Clinton County Income Tax Council
Posted in the Mulberry Forum
#1 Jul 29, 2013
From the Indiana Economic Review; 7-29-13
Who is on our Council?
Add one more layer of complexity to Indiana’s local tax structure.
You didn’t know it until now, but your county has a county income tax council.
That’s because it never met before, and until now in most counties — including the four in northeast Indiana — it didn’t have anything to do.
A new law that took effect July 1 says a county income tax council can pass a wheel tax for a county. Until now, that power belonged to a county council.
A bill making that change failed in the state Legislature when it came to a vote on its own merits this year. But like a zombie, it came back to life and passed — relatively unnoticed — as part of the overall state budget bill.
Why would something like that happen?
Because a wheel tax can be a touchy subject.
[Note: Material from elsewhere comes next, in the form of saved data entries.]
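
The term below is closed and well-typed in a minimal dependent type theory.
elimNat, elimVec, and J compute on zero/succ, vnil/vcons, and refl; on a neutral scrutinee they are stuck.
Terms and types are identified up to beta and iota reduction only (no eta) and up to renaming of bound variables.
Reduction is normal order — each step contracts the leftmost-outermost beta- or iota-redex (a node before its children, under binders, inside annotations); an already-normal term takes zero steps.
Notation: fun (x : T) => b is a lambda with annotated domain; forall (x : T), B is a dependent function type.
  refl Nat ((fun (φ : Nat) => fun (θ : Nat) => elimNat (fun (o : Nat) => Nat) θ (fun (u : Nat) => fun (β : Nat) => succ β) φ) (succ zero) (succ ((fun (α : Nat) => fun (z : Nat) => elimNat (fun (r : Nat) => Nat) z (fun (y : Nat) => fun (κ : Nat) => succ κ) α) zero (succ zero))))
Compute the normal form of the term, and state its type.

reduced normal form:
  refl Nat (succ (succ (succ zero)))
the term's type:
  Eq Nat (succ (succ (succ zero))) (succ (succ (succ zero)))
observation: normalization takes exactly 9 steps under the normal-order strategy.


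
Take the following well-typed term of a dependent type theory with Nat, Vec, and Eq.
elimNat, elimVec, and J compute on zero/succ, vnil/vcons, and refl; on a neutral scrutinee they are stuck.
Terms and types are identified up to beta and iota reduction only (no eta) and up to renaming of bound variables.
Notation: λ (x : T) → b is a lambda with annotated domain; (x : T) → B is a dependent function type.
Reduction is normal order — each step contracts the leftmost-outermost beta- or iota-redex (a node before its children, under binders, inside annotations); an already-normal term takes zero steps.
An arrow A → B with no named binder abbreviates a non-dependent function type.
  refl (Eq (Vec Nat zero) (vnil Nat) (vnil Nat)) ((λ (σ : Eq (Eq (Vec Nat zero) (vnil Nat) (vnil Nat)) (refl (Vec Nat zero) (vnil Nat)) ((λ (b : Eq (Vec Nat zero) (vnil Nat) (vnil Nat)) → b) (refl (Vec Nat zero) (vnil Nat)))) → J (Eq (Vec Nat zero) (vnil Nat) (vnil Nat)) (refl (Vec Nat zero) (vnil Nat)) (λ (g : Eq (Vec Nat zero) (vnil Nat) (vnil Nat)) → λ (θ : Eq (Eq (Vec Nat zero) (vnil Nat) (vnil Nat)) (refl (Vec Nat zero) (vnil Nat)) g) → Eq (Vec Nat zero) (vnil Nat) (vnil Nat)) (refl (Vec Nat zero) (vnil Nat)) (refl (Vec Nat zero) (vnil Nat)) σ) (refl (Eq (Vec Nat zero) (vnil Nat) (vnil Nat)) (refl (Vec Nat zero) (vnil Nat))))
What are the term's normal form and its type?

reduced normal form:
  refl (Eq (Vec Nat zero) (vnil Nat) (vnil Nat)) (refl (Vec Nat zero) (vnil Nat))
inferred type:
  Eq (Eq (Vec Nat zero) (vnil Nat) (vnil Nat)) (refl (Vec Nat zero) (vnil Nat)) (refl (Vec Nat zero) (vnil Nat))
observation: contracting a beta-redex first, the term normalizes in 2 steps.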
When they voted on the idea by itself, legislators objected that it would allow a city council to slap a wheel tax on people they don’t even govern.
Which leads to the topic of how a county income tax council works.
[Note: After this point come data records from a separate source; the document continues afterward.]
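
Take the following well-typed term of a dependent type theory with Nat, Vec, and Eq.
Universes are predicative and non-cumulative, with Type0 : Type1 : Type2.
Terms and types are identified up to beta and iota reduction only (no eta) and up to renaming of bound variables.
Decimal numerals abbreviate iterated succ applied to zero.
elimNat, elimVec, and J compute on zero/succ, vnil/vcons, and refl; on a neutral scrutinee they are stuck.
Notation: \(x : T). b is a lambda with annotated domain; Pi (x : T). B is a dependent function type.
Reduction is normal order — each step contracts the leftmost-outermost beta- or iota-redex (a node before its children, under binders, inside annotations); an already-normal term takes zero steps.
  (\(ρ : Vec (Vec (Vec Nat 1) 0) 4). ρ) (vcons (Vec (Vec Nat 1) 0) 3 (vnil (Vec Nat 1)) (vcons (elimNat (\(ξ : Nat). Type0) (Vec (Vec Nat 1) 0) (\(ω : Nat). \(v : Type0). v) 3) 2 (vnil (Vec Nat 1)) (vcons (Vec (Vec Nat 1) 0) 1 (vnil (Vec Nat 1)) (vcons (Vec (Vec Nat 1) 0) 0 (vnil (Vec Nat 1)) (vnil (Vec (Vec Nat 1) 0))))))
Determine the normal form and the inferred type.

reduced normal form:
  vcons (Vec (Vec Nat 1) 0) 3 (vnil (Vec Nat 1)) (vcons (Vec (Vec Nat 1) 0) 2 (vnil (Vec Nat 1)) (vcons (Vec (Vec Nat 1) 0) 1 (vnil (Vec Nat 1)) (vcons (Vec (Vec Nat 1) 0) 0 (vnil (Vec Nat 1)) (vnil (Vec (Vec Nat 1) 0)))))
the term's type:
  Vec (Vec (Vec Nat 1) 0) 4
observation: the first redex contracted is a beta-redex; the normal form is reached in 11 normal-order steps.


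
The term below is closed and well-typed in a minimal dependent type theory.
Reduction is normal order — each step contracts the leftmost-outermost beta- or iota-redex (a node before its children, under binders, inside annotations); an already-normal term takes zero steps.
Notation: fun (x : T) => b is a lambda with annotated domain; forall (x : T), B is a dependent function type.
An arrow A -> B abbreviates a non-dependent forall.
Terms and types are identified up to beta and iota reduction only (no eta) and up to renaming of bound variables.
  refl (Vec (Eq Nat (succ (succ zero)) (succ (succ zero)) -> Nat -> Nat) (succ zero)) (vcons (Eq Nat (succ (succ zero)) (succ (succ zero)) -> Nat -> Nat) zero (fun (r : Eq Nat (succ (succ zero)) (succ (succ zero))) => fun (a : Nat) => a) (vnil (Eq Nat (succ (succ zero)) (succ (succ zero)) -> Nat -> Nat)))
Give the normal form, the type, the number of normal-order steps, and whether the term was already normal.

resulting normal form:
  refl (Vec (Eq Nat (succ (succ zero)) (succ (succ zero)) -> Nat -> Nat) (succ zero)) (vcons (Eq Nat (succ (succ zero)) (succ (succ zero)) -> Nat -> Nat) zero (fun (r : Eq Nat (succ (succ zero)) (succ (succ zero))) => fun (a : Nat) => a) (vnil (Eq Nat (succ (succ zero)) (succ (succ zero)) -> Nat -> Nat)))
type:
  Eq (Vec (Eq Nat (succ (succ zero)) (succ (succ zero)) -> Nat -> Nat) (succ zero)) (vcons (Eq Nat (succ (succ zero)) (succ (succ zero)) -> Nat -> Nat) zero (fun (r : Eq Nat (succ (succ zero)) (succ (succ zero))) => fun (a : Nat) => a) (vnil (Eq Nat (succ (succ zero)) (succ (succ zero)) -> Nat -> Nat))) (vcons (Eq Nat (succ (succ zero)) (succ (succ zero)) -> Nat -> Nat) zero (fun (l : Eq Nat (succ (succ zero)) (succ (succ zero))) => fun (y : Nat) => y) (vnil (Eq Nat (succ (succ zero)) (succ (succ zero)) -> Nat -> Nat)))
normal-order step count: 0
term was already normal: yes


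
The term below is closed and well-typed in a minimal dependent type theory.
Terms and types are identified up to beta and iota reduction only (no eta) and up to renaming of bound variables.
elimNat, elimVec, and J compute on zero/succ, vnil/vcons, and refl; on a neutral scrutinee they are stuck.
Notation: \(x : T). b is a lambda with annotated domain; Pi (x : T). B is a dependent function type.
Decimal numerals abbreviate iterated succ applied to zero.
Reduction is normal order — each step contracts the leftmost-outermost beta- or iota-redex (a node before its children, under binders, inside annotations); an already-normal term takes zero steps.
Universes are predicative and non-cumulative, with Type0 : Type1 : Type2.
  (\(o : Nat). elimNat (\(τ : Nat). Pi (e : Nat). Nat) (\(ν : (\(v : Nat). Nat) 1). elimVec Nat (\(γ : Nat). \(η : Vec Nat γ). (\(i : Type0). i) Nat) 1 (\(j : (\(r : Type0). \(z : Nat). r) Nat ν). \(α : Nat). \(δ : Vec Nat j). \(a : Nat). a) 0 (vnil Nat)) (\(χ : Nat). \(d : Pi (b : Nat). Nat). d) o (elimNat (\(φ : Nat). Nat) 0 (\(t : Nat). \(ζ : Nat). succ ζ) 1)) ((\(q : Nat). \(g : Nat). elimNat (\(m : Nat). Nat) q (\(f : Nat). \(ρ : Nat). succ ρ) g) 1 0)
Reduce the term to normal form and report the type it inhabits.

reduced normal form:
  1
the term's type:
  Nat
observation: the leftmost-outermost redex is a beta-redex, and normalization takes 11 steps.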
The body consists of the county council and all the city and town councils in a given county.
The council has 100 “votes.” Each city or town gets a share of the 100 based on its percentage of the county’s total population. The county council gets its portion based on the people who live outside cities and towns.
The income tax council never gets together in a big room for a meeting. The individual county, city and town councils meet separately to cast their shares of the total vote.
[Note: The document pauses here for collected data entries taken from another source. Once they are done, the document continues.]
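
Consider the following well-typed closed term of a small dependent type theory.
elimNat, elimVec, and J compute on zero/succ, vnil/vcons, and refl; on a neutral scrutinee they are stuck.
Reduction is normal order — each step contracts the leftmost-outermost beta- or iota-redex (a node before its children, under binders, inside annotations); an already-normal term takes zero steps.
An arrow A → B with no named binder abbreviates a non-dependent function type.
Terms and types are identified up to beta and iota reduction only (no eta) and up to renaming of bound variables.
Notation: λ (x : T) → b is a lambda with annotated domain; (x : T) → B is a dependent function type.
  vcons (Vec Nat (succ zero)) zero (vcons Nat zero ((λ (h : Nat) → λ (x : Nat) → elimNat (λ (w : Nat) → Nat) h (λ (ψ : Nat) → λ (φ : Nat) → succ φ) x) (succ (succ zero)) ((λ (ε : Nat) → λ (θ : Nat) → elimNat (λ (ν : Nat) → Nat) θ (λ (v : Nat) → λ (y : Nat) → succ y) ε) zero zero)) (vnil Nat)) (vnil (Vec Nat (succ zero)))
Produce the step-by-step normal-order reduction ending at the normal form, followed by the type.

reduction (normal order):
  vcons (Vec Nat (succ zero)) zero (vcons Nat zero ((λ (h : Nat) → λ (x : Nat) → elimNat (λ (w : Nat) → Nat) h (λ (ψ : Nat) → λ (φ : Nat) → succ φ) x) (succ (succ zero)) ((λ (ε : Nat) → λ (θ : Nat) → elimNat (λ (ν : Nat) → Nat) θ (λ (v : Nat) → λ (y : Nat) → succ y) ε) zero zero)) (vnil Nat)) (vnil (Vec Nat (succ zero)))
  ~> vcons (Vec Nat (succ zero)) zero (vcons Nat zero ((λ (h : Nat) → elimNat (λ (x : Nat) → Nat) (succ (succ zero)) (λ (w : Nat) → λ (ψ : Nat) → succ ψ) h) ((λ (φ : Nat) → λ (ε : Nat) → elimNat (λ (θ : Nat) → Nat) ε (λ (ν : Nat) → λ (v : Nat) → succ v) φ) zero zero)) (vnil Nat)) (vnil (Vec Nat (succ zero)))
  ~> vcons (Vec Nat (succ zero)) zero (vcons Nat zero (elimNat (λ (h : Nat) → Nat) (succ (succ zero)) (λ (x : Nat) → λ (w : Nat) → succ w) ((λ (ψ : Nat) → λ (φ : Nat) → elimNat (λ (ε : Nat) → Nat) φ (λ (θ : Nat) → λ (ν : Nat) → succ ν) ψ) zero zero)) (vnil Nat)) (vnil (Vec Nat (succ zero)))
  ~> vcons (Vec Nat (succ zero)) zero (vcons Nat zero (elimNat (λ (h : Nat) → Nat) (succ (succ zero)) (λ (x : Nat) → λ (w : Nat) → succ w) ((λ (ψ : Nat) → elimNat (λ (φ : Nat) → Nat) ψ (λ (ε : Nat) → λ (θ : Nat) → succ θ) zero) zero)) (vnil Nat)) (vnil (Vec Nat (succ zero)))
  ~> vcons (Vec Nat (succ zero)) zero (vcons Nat zero (elimNat (λ (h : Nat) → Nat) (succ (succ zero)) (λ (x : Nat) → λ (w : Nat) → succ w) (elimNat (λ (ψ : Nat) → Nat) zero (λ (φ : Nat) → λ (ε : Nat) → succ ε) zero)) (vnil Nat)) (vnil (Vec Nat (succ zero)))
  ~> vcons (Vec Nat (succ zero)) zero (vcons Nat zero (elimNat (λ (h : Nat) → Nat) (succ (succ zero)) (λ (x : Nat) → λ (w : Nat) → succ w) zero) (vnil Nat)) (vnil (Vec Nat (succ zero)))
  ~> vcons (Vec Nat (succ zero)) zero (vcons Nat zero (succ (succ zero)) (vnil Nat)) (vnil (Vec Nat (succ zero)))
type:
  Vec (Vec Nat (succ zero)) (succ zero)


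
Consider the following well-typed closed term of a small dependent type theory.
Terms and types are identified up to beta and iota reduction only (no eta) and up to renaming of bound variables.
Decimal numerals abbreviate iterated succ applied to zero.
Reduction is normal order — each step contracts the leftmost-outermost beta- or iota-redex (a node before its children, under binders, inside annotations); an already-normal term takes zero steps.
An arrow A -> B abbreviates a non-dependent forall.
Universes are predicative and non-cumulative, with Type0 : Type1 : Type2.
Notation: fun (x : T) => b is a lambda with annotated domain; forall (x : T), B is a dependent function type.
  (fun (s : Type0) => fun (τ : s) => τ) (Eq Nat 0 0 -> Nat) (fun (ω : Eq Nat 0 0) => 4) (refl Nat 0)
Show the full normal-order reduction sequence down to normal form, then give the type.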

Each unit’s vote is all or nothing. If a town has 10 votes, and its council votes 2-1 in favor of a wheel tax, all 10 votes count as “yes.”
Why was this system devised? Because in some places, city governments have wanted a wheel tax to pay for streets and roads, but county councils have refused to pass the tax.
In some urban areas, the new law puts the city council of the largest city in complete control of a wheel tax. If a city has at least 51 percent of the population, and its city council votes for a wheel tax — game over.
Everyone in that county would pay the wheel tax, even though some of them don’t have any say in who sits on the big city council that controls the outcome.
That can’t happen in any of northeast Indiana’s four counties. The most powerful city council would be Auburn’s, which would control about one-third of DeKalb County’s votes. It still would need help from other cities and towns to overrule the county council.
If a city or town council — or even the county council — wanted a wheel tax, if would start the process by passing a resolution in favor. At that point, every other council in the county would have to consider it for a vote.
A wheel tax technically is a tax on large vehicles between $5 and $40, with the amount based on local choice. It must go hand-in-hand with a “motor vehicle excise surtax” on cars, light trucks and motorcycles, usually between $7.50 and $25 per vehicle.
Money from the vehicle taxes can be spent only on streets and roads.
Wheel taxes tend to be unpopular with voters, but so are potholes. As other sources of road funds keep shrinking, the pressure to pass wheel taxes will keep growing. When it reaches the tipping point, the decision will come from Indiana’s new rules of the road for local politics.